The biggest issue Ive had when ripping music is when a track fails to copy. Sound Juicer will sit there for hours unable to rip a track. Sometimes I can get away with simply copy/pasting the track manually but thats not a silver bullet. Ive found it has little to do with the age of the disc (although disc rot is of course a thing) but more with the condition of the disc - aka scratches. Ive had to abandon a few tracks, and the occasional CD wholesale, simply because the disc will not rip.

It’s been fun hunting down albums too. Some second-hand stores have absolute gems hiding in them. I’ll often stop by the local Op shops just to see if they have more CD’s to check out. Its a bit of a lottery and it scratches that dopamine addiction we all have without spending hours staring at a screen. A couple times Ive left with a stack of CD’s - many times I leave with nothing. But thats part of the fun.

What I cant find on CD, I turn to Bandcamp. CD sales fell off a cliff in the 2010’s. So finding more recent music second hand is near impossible. Some artists, especially the smaller indie ones, may never release their music on CD. Ive purchased 22 items from Bandcamp at the time of writing. Artists including (but not limited to) OVERWERK, Posy, MASTER BOOT RECORD, Yours Truly and Rise Against. These purchases help fill out the library of something more recent.
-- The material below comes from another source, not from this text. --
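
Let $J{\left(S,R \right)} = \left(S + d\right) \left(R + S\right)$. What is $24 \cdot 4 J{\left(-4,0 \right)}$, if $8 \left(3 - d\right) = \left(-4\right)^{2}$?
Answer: $1152$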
Im not opposed to purchasing new physical CD’s either, Ive just found it cheaper and easier to purchase digitally.

I’ve been especially loving the Triple J Hottest 100 compilation albums, released by the Australian Triple J radio station – they’ve made up a large part of my listening experience. Triple J often favours indie and especially Australian artists and these albums are a compilation of some of the best music released each year on a two disc set. The problem I have with other Best of compilations is they are often pop heavy, feature big name artists and usaully come on a single disk so not a lot of variety.

Honestly, going back to local music has been a small but meaningful change. It’s more intentional. More tactile. And it brings back some of the joy that got lost somewhere along the way in the streaming era.

If you’ve ever felt like music streaming is just there to fill the silence, maybe it’s time to take your music back too.